HIALEAH, Fla. -This was supposed to be the year Luis Bazan celebrated New Year’s with his wife and young sons in the U.S.
Bazan left Cuba for Florida nearly two years ago on a hand-wrought wooden boat. On Nov. 24, his family and about 40 others, including a dozen young children, set out on the same journey aboard a speedy fishing boat.
The last he heard from his wife was when she talked to him using a borrowed cell phone shortly after they began the dangerous trip across the Florida Straits.
“My only drop of hope is that the boat landed somewhere in the Bahamas and that they haven’t been able to call,” Bazan said recently as he sat in his one-room Hialeah apartment, tracing his fingers over photos of his boys, 8-year-old Yasel and 2-year-old Yarlon.
More likely, Bazan’s wife and sons met the same fate as thousands of other Cubans migrants who have perished at sea trying to reach the U.S. since Cuban President Fidel Castro took power in 1959.
In the last two months alone, according to the Coast Guard, relatives have reported nearly 70 migrants aboard three boats have died or gone missing in the Florida Straits, including those on the boat with Bazan’s family. As recently as Saturday, the Coast Guard suspended a 48-hour search for a boat with at least three migrants aboard.
“In recent months and recent days, we’ve seen a very alarming loss of life,” said U.S. Coast Guard Spokesman Chris O’Neil.
In 2007, the U.S. stopped about 3,200 Cubans at sea, up from about 2,300 the year before. It was the largest number of interdictions since the 1994 rafter crisis in which 37,000 Cubans tried to reach Florida after Castro briefly opened the island’s ports. The numbers had fallen to as low as 391 in 1996, with 394 the following year.
O’Neil attributes the recent increase to a variety of factors, including months of mild weather, high-tech smuggling operations and concern among Cubans over the future of their country without the ailing Castro, who ceded power to his brother last year.

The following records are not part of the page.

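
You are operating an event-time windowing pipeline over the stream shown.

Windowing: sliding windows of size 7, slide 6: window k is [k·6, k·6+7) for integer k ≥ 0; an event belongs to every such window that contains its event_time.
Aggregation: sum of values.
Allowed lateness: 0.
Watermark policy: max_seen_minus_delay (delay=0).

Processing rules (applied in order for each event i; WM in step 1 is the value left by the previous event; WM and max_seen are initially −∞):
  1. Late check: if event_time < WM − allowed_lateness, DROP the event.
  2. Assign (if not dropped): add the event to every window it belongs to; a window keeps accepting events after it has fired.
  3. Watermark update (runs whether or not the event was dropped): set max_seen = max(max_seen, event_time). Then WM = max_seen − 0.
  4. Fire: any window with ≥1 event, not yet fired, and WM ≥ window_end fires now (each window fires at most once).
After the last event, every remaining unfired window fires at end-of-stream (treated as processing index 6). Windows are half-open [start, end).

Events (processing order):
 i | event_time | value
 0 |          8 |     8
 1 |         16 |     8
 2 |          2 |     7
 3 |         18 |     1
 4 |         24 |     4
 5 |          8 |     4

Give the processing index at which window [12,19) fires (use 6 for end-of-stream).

i=0 t=8 v=8: → [6,13); WM=8
i=1 t=16 v=8: → [12,19); WM=16; [6,13) fires=8
i=2 t=2 v=7: DROP (t<16-0); WM=16
i=3 t=18 v=1: → [18,25),[12,19); WM=18
i=4 t=24 v=4: → [24,31),[18,25); WM=24; [12,19) fires=9
i=5 t=8 v=4: DROP (t<24-0); WM=24

4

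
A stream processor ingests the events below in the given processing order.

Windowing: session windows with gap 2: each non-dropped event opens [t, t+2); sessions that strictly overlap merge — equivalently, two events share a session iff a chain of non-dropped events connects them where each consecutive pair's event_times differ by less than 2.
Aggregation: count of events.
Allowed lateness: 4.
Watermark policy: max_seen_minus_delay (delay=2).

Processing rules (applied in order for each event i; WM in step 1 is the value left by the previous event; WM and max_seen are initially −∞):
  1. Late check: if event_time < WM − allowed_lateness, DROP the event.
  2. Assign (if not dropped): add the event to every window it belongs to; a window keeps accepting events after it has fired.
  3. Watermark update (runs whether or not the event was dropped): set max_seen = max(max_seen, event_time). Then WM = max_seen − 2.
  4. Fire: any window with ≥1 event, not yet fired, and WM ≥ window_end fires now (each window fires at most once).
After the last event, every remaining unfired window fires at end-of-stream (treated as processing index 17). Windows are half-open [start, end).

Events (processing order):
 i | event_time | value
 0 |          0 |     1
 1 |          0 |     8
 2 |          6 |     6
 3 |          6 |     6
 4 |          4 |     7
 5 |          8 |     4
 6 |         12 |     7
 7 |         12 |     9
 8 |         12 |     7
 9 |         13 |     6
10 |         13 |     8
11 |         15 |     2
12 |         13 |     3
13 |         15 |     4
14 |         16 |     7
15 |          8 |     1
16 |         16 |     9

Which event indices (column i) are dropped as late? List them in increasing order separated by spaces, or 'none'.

i=0 t=0 v=1: → [0,2); WM=-2
i=1 t=0 v=8: → [0,2); WM=-2
i=2 t=6 v=6: → [6,8); WM=4
i=3 t=6 v=6: → [6,8); WM=4
i=4 t=4 v=7: → [4,6); WM=4
i=5 t=8 v=4: → [8,10); WM=6
i=6 t=12 v=7: → [12,14); WM=10
i=7 t=12 v=9: → [12,14); WM=10
i=8 t=12 v=7: → [12,14); WM=10
i=9 t=13 v=6: → [12,15); WM=11
i=10 t=13 v=8: → [12,15); WM=11
i=11 t=15 v=2: → [15,17); WM=13
i=12 t=13 v=3: → [12,15); WM=13
i=13 t=15 v=4: → [15,17); WM=13
i=14 t=16 v=7: → [15,18); WM=14
i=15 t=8 v=1: DROP (t<14-4); WM=14
i=16 t=16 v=9: → [15,18); WM=14

15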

Under U.S. policy, Cubans who reach U.S. land are generally allowed to stay, while those stopped at sea are generally sent back, under the so-called “wet-foot, dry-foot policy.” Without Castro, Cubans could lose their preferential treatment if relations between the two countries improve.
Bazan wasn’t thinking about politics when he left his small village in Mantanzas in 2006.

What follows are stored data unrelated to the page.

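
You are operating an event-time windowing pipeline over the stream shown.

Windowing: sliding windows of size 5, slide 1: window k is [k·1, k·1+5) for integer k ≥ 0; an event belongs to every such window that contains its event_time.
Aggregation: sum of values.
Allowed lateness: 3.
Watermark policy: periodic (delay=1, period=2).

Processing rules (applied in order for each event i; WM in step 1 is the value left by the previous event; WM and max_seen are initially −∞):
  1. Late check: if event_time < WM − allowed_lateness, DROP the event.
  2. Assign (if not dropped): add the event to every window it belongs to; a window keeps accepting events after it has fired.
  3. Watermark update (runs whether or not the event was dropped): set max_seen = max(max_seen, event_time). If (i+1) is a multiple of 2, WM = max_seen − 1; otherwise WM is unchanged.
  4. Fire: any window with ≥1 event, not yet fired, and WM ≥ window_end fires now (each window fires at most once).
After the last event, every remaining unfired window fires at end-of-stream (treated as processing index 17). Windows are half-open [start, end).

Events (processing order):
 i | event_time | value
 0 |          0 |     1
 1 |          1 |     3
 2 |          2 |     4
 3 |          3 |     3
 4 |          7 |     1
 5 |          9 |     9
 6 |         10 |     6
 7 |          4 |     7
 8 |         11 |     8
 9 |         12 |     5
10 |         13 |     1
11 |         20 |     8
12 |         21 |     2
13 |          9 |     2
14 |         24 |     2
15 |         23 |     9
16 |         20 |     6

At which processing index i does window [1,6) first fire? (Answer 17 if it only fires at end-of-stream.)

i=0 t=0 v=1: → [0,5); WM=−∞
i=1 t=1 v=3: → [1,6),[0,5); WM=0
i=2 t=2 v=4: → [2,7),[1,6),[0,5); WM=0
i=3 t=3 v=3: → [3,8),[2,7),[1,6),[0,5); WM=2
i=4 t=7 v=1: → [7,12),[6,11),[5,10),[4,9),[3,8); WM=2
i=5 t=9 v=9: → [9,14),[8,13),[7,12),[6,11),[5,10); WM=8; [0,5) fires=11 [1,6) fires=10 [2,7) fires=7 [3,8) fires=4
i=6 t=10 v=6: → [10,15),[9,14),[8,13),[7,12),[6,11); WM=8
i=7 t=4 v=7: DROP (t<8-3); WM=9; [4,9) fires=1
i=8 t=11 v=8: → [11,16),[10,15),[9,14),[8,13),[7,12); WM=9
i=9 t=12 v=5: → [12,17),[11,16),[10,15),[9,14),[8,13); WM=11; [5,10) fires=10 [6,11) fires=16
i=10 t=13 v=1: → [13,18),[12,17),[11,16),[10,15),[9,14); WM=11
i=11 t=20 v=8: → [20,25),[19,24),[18,23),[17,22),[16,21); WM=19; [7,12) fires=24 [8,13) fires=28 [9,14) fires=29 [10,15) fires=20 [11,16) fires=14 [12,17) fires=6 [13,18) fires=1
i=12 t=21 v=2: → [21,26),[20,25),[19,24),[18,23),[17,22); WM=19
i=13 t=9 v=2: DROP (t<19-3); WM=20
i=14 t=24 v=2: → [24,29),[23,28),[22,27),[21,26),[20,25); WM=20
i=15 t=23 v=9: → [23,28),[22,27),[21,26),[20,25),[19,24); WM=23; [16,21) fires=8 [17,22) fires=10 [18,23) fires=10
i=16 t=20 v=6: → [20,25),[19,24),[18,23),[17,22),[16,21); WM=23

5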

“I came for everything, for freedom and to drag my family out of miserable poverty,” he said.
He found an apartment in this Miami suburb, got a job unloading packages at a cargo transport company, and sent packages home.
“I would make video tapes every month, playing and telling them stories so that they could see me. I left my little one when he was about six months, and he could pick me out of a photo album,” Bazan said.

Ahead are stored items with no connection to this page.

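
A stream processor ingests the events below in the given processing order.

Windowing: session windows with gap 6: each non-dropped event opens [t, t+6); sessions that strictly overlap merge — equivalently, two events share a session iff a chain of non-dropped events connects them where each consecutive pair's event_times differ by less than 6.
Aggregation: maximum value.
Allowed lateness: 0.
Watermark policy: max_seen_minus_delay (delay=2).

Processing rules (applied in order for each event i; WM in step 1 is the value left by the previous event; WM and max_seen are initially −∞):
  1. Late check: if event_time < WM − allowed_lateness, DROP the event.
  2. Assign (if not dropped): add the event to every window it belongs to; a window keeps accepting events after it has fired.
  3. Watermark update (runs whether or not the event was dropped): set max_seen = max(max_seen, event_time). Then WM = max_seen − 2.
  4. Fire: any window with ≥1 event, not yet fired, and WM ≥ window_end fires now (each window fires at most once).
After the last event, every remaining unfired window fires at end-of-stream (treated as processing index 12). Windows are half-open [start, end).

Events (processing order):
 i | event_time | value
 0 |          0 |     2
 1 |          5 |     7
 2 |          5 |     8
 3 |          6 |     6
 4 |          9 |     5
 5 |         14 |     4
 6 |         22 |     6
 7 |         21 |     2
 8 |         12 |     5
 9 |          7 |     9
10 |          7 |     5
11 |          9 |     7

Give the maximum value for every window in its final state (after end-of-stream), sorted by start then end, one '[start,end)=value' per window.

[0,20)=8 [21,28)=6

i=0 t=0 v=2: → [0,6); WM=-2
i=1 t=5 v=7: → [0,11); WM=3
i=2 t=5 v=8: → [0,11); WM=3
i=3 t=6 v=6: → [0,12); WM=4
i=4 t=9 v=5: → [0,15); WM=7
i=5 t=14 v=4: → [0,20); WM=12
i=6 t=22 v=6: → [22,28); WM=20
i=7 t=21 v=2: → [21,28); WM=20
i=8 t=12 v=5: DROP (t<20-0); WM=20
i=9 t=7 v=9: DROP (t<20-0); WM=20
i=10 t=7 v=5: DROP (t<20-0); WM=20
i=11 t=9 v=7: DROP (t<20-0); WM=20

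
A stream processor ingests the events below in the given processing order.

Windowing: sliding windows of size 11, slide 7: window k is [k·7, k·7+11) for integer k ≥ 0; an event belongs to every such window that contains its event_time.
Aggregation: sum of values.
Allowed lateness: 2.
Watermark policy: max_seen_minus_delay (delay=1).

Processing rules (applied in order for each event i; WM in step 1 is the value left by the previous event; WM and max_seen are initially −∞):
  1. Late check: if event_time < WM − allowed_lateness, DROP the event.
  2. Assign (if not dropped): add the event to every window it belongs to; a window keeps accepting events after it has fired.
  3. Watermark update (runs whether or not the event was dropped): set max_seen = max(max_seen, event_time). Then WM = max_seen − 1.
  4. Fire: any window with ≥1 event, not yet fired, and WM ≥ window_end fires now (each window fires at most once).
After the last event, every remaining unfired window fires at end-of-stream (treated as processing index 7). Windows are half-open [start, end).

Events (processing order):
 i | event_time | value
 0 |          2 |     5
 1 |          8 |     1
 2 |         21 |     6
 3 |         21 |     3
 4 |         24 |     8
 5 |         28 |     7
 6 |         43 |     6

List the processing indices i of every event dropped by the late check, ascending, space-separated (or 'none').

i=0 t=2 v=5: → [0,11); WM=1
i=1 t=8 v=1: → [7,18),[0,11); WM=7
i=2 t=21 v=6: → [21,32),[14,25); WM=20; [0,11) fires=6 [7,18) fires=1
i=3 t=21 v=3: → [21,32),[14,25); WM=20
i=4 t=24 v=8: → [21,32),[14,25); WM=23
i=5 t=28 v=7: → [28,39),[21,32); WM=27; [14,25) fires=17
i=6 t=43 v=6: → [42,53),[35,46); WM=42; [21,32) fires=24 [28,39) fires=7

none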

Eventually he secured a spot for his family on a boat chartered by a recent fellow Cuban immigrant. Bazan and other relatives of people on that boat said they never paid for the trip, which would be a federal crime. The trip wasn’t expected to take more than a day in clear weather.
Bazan said he didn’t call the Coast Guard for nearly two weeks because he was sure his wife and sons had completed the crossing and were being processed by immigration authorities.
After he finally called, the Coast Guard searched the route the boat was supposed to take but found nothing. A week later, Bazan chartered a small plane for a fruitless aerial search.
O’Neil said it’s unlikely anyone on the boat is alive.
Coast Guard officials say they can’t prevent more drownings without more help from the Cuban-American community.
“We need the community to say ‘This is not acceptable anymore. It’s not acceptable to continue to pay people to subject our relatives, our loved ones and our friends to these dangerous conditions. It’s no longer acceptable to see this loss in life,'” O’Neil said.
Bazan, who was briefly taken to a psychiatric ward after authorities feared he was suicidal, says he is ready to face whatever comes but he couldn’t celebrate the New Year as he had hoped.
“How can I go and eat at a buffet until I know if my family exists or not?” he said. “How can I celebrate anything until I know what happened to them?”